Lamunan Midun buyar tatkala 2 kambingnya mengembik karena tersedak alang-alang. Tanpa disadarinya, di sebelah kanan kambing sudah ada Acil---anak penggembala kambing dari desa sebelah.
"Cil, Acil. Sini," panggil Midun.
"Apa, Om?" Acil meletakkan sabit dan berjalan menuju Midun dengan langkah ragu-ragu.
"Sudah banyak rupanya kambing-kambing kamu, Cil."

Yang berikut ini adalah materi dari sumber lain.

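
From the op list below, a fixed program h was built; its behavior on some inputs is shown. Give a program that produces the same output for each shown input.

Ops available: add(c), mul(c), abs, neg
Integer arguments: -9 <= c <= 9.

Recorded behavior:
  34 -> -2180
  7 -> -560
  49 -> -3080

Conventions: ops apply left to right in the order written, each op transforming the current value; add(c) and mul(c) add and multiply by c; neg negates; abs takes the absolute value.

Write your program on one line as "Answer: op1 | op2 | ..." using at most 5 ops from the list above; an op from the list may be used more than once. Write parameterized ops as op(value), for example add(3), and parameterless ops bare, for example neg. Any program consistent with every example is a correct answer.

mul(3) | add(7) | mul(5) | mul(-4)

Check, running the answer program on each example:
  34 -> 102 -> 109 -> 545 -> -2180
  7 -> 21 -> 28 -> 140 -> -560
  49 -> 147 -> 154 -> 770 -> -3080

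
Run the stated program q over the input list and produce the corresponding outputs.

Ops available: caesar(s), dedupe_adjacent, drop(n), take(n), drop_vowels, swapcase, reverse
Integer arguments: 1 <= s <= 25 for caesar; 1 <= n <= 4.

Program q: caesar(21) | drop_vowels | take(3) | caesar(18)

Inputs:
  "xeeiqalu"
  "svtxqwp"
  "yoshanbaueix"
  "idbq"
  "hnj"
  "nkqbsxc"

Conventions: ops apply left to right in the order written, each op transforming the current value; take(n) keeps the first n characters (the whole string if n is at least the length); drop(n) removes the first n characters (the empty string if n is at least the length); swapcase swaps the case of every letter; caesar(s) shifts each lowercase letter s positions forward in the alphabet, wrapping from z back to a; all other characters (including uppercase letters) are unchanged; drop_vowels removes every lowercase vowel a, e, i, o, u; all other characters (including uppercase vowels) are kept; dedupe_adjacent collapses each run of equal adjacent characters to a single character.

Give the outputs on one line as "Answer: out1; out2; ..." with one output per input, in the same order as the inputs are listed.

"krr"; "fik"; "lbf"; "vqo"; "u"; "xdo"

Execution, op by op:
  "xeeiqalu" -> "szzdlvgp" -> "szzdlvgp" -> "szz" -> "krr"
  "svtxqwp" -> "nqoslrk" -> "nqslrk" -> "nqs" -> "fik"
  "yoshanbaueix" -> "tjncviwvpzds" -> "tjncvwvpzds" -> "tjn" -> "lbf"
  "idbq" -> "dywl" -> "dywl" -> "dyw" -> "vqo"
  "hnj" -> "cie" -> "c" -> "c" -> "u"
  "nkqbsxc" -> "iflwnsx" -> "flwnsx" -> "flw" -> "xdo"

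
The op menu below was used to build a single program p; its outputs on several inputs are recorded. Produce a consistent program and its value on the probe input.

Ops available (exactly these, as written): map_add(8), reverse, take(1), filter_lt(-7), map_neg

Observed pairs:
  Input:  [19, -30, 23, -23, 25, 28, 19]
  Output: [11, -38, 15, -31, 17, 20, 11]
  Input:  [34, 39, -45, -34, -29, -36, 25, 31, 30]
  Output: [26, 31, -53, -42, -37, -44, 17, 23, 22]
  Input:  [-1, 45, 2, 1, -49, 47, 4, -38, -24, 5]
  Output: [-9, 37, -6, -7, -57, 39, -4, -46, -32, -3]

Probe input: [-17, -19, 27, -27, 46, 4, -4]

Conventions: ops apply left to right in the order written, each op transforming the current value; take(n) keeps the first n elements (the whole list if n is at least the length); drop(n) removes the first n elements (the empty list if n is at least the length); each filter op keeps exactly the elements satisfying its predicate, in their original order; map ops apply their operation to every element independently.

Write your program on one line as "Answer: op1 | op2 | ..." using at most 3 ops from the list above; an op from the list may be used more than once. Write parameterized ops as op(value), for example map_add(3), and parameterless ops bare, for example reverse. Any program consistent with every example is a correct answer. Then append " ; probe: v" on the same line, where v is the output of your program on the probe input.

map_neg | map_add(8) | map_neg ; probe: [-25, -27, 19, -35, 38, -4, -12]

Check, running the answer program on each example:
  [19, -30, 23, -23, 25, 28, 19] -> [-19, 30, -23, 23, -25, -28, -19] -> [-11, 38, -15, 31, -17, -20, -11] -> [11, -38, 15, -31, 17, 20, 11]
  [34, 39, -45, -34, -29, -36, 25, 31, 30] -> [-34, -39, 45, 34, 29, 36, -25, -31, -30] -> [-26, -31, 53, 42, 37, 44, -17, -23, -22] -> [26, 31, -53, -42, -37, -44, 17, 23, 22]
  [-1, 45, 2, 1, -49, 47, 4, -38, -24, 5] -> [1, -45, -2, -1, 49, -47, -4, 38, 24, -5] -> [9, -37, 6, 7, 57, -39, 4, 46, 32, 3] -> [-9, 37, -6, -7, -57, 39, -4, -46, -32, -3]
  probe: [-17, -19, 27, -27, 46, 4, -4] -> [17, 19, -27, 27, -46, -4, 4] -> [25, 27, -19, 35, -38, 4, 12] -> [-25, -27, 19, -35, 38, -4, -12]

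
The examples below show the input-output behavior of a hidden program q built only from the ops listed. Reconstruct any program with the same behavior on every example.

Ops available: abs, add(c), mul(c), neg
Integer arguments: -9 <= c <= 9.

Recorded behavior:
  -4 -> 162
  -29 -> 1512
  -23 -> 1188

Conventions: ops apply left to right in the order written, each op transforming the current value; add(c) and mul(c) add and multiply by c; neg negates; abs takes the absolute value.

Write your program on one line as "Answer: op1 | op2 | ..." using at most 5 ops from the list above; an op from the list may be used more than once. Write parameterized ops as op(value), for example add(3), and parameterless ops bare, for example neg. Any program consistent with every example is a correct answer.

neg | mul(9) | neg | add(9) | mul(-6)

Check, running the answer program on each example:
  -4 -> 4 -> 36 -> -36 -> -27 -> 162
  -29 -> 29 -> 261 -> -261 -> -252 -> 1512
  -23 -> 23 -> 207 -> -207 -> -198 -> 1188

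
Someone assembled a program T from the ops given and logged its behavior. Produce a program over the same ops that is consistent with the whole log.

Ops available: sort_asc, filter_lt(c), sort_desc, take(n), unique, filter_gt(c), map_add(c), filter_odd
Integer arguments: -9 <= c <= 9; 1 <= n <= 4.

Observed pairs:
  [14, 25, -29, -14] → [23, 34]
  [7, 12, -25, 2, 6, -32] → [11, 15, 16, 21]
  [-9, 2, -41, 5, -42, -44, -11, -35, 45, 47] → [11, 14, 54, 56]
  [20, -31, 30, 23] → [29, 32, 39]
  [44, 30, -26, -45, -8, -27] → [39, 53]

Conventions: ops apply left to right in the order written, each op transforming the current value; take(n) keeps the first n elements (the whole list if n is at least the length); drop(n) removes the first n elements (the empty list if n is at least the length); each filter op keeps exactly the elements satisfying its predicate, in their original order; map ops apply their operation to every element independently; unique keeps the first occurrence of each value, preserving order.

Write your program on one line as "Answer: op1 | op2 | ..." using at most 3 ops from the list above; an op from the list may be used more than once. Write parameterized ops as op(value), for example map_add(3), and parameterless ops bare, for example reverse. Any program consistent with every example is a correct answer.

filter_gt(0) | map_add(9) | sort_asc

Check, running the answer program on each example:
  [14, 25, -29, -14] -> [14, 25] -> [23, 34] -> [23, 34]
  [7, 12, -25, 2, 6, -32] -> [7, 12, 2, 6] -> [16, 21, 11, 15] -> [11, 15, 16, 21]
  [-9, 2, -41, 5, -42, -44, -11, -35, 45, 47] -> [2, 5, 45, 47] -> [11, 14, 54, 56] -> [11, 14, 54, 56]
  [20, -31, 30, 23] -> [20, 30, 23] -> [29, 39, 32] -> [29, 32, 39]
  [44, 30, -26, -45, -8, -27] -> [44, 30] -> [53, 39] -> [39, 53]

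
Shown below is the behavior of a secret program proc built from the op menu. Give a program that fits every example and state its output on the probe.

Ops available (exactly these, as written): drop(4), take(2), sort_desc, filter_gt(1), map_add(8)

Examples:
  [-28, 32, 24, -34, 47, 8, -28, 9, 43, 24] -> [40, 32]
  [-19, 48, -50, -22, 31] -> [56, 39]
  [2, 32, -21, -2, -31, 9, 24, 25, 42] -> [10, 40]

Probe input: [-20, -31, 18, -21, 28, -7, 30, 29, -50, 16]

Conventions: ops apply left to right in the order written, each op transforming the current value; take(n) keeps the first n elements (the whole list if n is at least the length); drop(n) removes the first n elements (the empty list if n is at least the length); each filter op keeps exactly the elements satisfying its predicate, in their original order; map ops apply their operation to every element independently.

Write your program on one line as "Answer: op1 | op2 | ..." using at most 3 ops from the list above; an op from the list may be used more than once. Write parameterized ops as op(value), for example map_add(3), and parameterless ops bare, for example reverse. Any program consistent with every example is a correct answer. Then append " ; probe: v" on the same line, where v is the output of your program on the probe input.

filter_gt(1) | map_add(8) | take(2) ; probe: [26, 36]

Check, running the answer program on each example:
  [-28, 32, 24, -34, 47, 8, -28, 9, 43, 24] -> [32, 24, 47, 8, 9, 43, 24] -> [40, 32, 55, 16, 17, 51, 32] -> [40, 32]
  [-19, 48, -50, -22, 31] -> [48, 31] -> [56, 39] -> [56, 39]
  [2, 32, -21, -2, -31, 9, 24, 25, 42] -> [2, 32, 9, 24, 25, 42] -> [10, 40, 17, 32, 33, 50] -> [10, 40]
  probe: [-20, -31, 18, -21, 28, -7, 30, 29, -50, 16] -> [18, 28, 30, 29, 16] -> [26, 36, 38, 37, 24] -> [26, 36]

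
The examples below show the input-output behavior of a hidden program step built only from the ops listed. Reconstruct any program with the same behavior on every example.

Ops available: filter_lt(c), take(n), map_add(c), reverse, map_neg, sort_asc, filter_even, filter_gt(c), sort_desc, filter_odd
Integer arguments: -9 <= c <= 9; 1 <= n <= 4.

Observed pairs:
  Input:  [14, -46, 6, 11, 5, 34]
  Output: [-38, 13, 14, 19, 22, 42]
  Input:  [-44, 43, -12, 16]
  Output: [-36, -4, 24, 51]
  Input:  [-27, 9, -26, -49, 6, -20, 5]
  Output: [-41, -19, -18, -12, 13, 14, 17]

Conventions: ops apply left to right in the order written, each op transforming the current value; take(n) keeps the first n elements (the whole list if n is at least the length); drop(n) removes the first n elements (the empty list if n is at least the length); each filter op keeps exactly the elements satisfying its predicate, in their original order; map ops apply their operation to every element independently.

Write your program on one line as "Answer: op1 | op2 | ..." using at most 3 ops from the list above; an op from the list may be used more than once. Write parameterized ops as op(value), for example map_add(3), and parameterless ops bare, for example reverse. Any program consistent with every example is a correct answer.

reverse | sort_asc | map_add(8)

Check, running the answer program on each example:
  [14, -46, 6, 11, 5, 34] -> [34, 5, 11, 6, -46, 14] -> [-46, 5, 6, 11, 14, 34] -> [-38, 13, 14, 19, 22, 42]
  [-44, 43, -12, 16] -> [16, -12, 43, -44] -> [-44, -12, 16, 43] -> [-36, -4, 24, 51]
  [-27, 9, -26, -49, 6, -20, 5] -> [5, -20, 6, -49, -26, 9, -27] -> [-49, -27, -26, -20, 5, 6, 9] -> [-41, -19, -18, -12, 13, 14, 17]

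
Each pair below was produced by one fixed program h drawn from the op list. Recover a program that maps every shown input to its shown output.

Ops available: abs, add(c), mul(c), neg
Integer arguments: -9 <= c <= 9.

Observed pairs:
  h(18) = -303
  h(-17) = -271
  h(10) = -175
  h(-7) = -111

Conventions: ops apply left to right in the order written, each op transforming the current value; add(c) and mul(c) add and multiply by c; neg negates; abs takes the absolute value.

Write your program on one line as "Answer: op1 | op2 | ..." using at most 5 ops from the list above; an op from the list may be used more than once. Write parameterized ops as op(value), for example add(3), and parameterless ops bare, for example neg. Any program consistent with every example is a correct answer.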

"Cuma 30, Om. Kemarin ada yang lahir dua."
"Wah-wah, selamat."
"Om lagi ngapain? Tumben duduk di sini. Biasanya mancing di sungai."
Meski jadi penggembala kambing, Acil bertubuh gemuk dan tampak segar. Tiga kali tubuh Midun. Umurnya terpaut 15 tahun dari Midun yang di hari itu berumur 25 tahun.

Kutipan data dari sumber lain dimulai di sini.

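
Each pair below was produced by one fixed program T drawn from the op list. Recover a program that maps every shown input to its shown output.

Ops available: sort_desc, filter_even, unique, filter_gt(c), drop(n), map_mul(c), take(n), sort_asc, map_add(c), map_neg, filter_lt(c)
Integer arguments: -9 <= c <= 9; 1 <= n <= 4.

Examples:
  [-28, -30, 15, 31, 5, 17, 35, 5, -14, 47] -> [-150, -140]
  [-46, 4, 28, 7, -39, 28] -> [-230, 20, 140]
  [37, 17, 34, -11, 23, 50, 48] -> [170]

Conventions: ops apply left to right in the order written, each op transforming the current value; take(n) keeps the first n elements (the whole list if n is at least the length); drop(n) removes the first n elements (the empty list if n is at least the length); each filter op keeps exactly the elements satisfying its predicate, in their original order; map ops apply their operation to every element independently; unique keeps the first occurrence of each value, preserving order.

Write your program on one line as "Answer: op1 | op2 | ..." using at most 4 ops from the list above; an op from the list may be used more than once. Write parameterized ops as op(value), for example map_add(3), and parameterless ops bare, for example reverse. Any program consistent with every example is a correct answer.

take(3) | map_mul(5) | sort_asc | filter_even

Check, running the answer program on each example:
  [-28, -30, 15, 31, 5, 17, 35, 5, -14, 47] -> [-28, -30, 15] -> [-140, -150, 75] -> [-150, -140, 75] -> [-150, -140]
  [-46, 4, 28, 7, -39, 28] -> [-46, 4, 28] -> [-230, 20, 140] -> [-230, 20, 140] -> [-230, 20, 140]
  [37, 17, 34, -11, 23, 50, 48] -> [37, 17, 34] -> [185, 85, 170] -> [85, 170, 185] -> [170]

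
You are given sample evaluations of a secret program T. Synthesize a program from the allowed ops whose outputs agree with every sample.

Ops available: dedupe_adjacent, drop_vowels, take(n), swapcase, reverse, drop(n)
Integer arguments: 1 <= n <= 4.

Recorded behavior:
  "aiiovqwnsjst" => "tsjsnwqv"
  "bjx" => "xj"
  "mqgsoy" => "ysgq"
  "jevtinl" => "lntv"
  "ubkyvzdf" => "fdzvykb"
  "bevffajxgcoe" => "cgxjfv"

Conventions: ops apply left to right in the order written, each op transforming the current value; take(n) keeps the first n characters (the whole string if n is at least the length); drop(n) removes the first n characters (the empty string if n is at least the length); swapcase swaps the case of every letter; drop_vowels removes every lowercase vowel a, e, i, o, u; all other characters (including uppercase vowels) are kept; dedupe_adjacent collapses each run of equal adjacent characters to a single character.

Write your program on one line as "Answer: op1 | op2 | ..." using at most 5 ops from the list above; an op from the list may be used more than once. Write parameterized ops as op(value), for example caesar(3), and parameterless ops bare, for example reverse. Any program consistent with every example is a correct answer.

drop(1) | dedupe_adjacent | drop_vowels | reverse

Check, running the answer program on each example:
  "aiiovqwnsjst" -> "iiovqwnsjst" -> "iovqwnsjst" -> "vqwnsjst" -> "tsjsnwqv"
  "bjx" -> "jx" -> "jx" -> "jx" -> "xj"
  "mqgsoy" -> "qgsoy" -> "qgsoy" -> "qgsy" -> "ysgq"
  "jevtinl" -> "evtinl" -> "evtinl" -> "vtnl" -> "lntv"
  "ubkyvzdf" -> "bkyvzdf" -> "bkyvzdf" -> "bkyvzdf" -> "fdzvykb"
  "bevffajxgcoe" -> "evffajxgcoe" -> "evfajxgcoe" -> "vfjxgc" -> "cgxjfv"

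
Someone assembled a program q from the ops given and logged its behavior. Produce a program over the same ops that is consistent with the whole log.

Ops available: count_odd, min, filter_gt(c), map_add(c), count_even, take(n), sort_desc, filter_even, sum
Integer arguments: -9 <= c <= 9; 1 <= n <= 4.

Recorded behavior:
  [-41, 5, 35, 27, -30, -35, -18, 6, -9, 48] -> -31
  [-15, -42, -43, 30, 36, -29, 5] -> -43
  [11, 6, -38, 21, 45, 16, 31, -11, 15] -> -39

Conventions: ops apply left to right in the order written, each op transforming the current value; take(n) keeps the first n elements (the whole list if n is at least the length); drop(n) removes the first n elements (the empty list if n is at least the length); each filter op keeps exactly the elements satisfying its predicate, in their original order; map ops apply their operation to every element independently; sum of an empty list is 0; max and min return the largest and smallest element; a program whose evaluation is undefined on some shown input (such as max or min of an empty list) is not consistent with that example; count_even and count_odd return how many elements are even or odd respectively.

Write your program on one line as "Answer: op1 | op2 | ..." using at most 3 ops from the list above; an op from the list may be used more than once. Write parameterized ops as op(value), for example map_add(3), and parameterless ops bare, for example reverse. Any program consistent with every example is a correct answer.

filter_even | map_add(-1) | min

Check, running the answer program on each example:
  [-41, 5, 35, 27, -30, -35, -18, 6, -9, 48] -> [-30, -18, 6, 48] -> [-31, -19, 5, 47] -> -31
  [-15, -42, -43, 30, 36, -29, 5] -> [-42, 30, 36] -> [-43, 29, 35] -> -43
  [11, 6, -38, 21, 45, 16, 31, -11, 15] -> [6, -38, 16] -> [5, -39, 15] -> -39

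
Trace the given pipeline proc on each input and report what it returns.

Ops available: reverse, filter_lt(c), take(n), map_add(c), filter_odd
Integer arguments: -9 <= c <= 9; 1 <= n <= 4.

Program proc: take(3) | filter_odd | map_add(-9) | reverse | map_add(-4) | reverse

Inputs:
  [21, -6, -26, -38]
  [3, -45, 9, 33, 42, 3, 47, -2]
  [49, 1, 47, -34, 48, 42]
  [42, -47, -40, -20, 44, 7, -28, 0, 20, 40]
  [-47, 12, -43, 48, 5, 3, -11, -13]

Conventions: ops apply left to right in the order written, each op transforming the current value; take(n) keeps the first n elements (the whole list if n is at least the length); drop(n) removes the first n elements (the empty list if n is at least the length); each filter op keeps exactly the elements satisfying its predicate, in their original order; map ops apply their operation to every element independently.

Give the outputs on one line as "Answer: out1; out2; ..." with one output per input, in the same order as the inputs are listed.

Execution, op by op:
  [21, -6, -26, -38] -> [21, -6, -26] -> [21] -> [12] -> [12] -> [8] -> [8]
  [3, -45, 9, 33, 42, 3, 47, -2] -> [3, -45, 9] -> [3, -45, 9] -> [-6, -54, 0] -> [0, -54, -6] -> [-4, -58, -10] -> [-10, -58, -4]
  [49, 1, 47, -34, 48, 42] -> [49, 1, 47] -> [49, 1, 47] -> [40, -8, 38] -> [38, -8, 40] -> [34, -12, 36] -> [36, -12, 34]
  [42, -47, -40, -20, 44, 7, -28, 0, 20, 40] -> [42, -47, -40] -> [-47] -> [-56] -> [-56] -> [-60] -> [-60]
  [-47, 12, -43, 48, 5, 3, -11, -13] -> [-47, 12, -43] -> [-47, -43] -> [-56, -52] -> [-52, -56] -> [-56, -60] -> [-60, -56]

[8]; [-10, -58, -4]; [36, -12, 34]; [-60]; [-60, -56]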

"Om mau menawari kamu 2 kambing dan piala. Mau?"
Pupil mata Acil seketika membesar. Bagai ketiban durian, ia langsung bilang "mau" tanpa basa-basi.
Transaksi pun berjalan lancar. Buru-buru, Acil menggiring kambing-kambingnya melintasi padang alang-alang, menuju rumah---niatnya mau berkabar ke ibu-bapak---setelah berterima kasih pada Midun.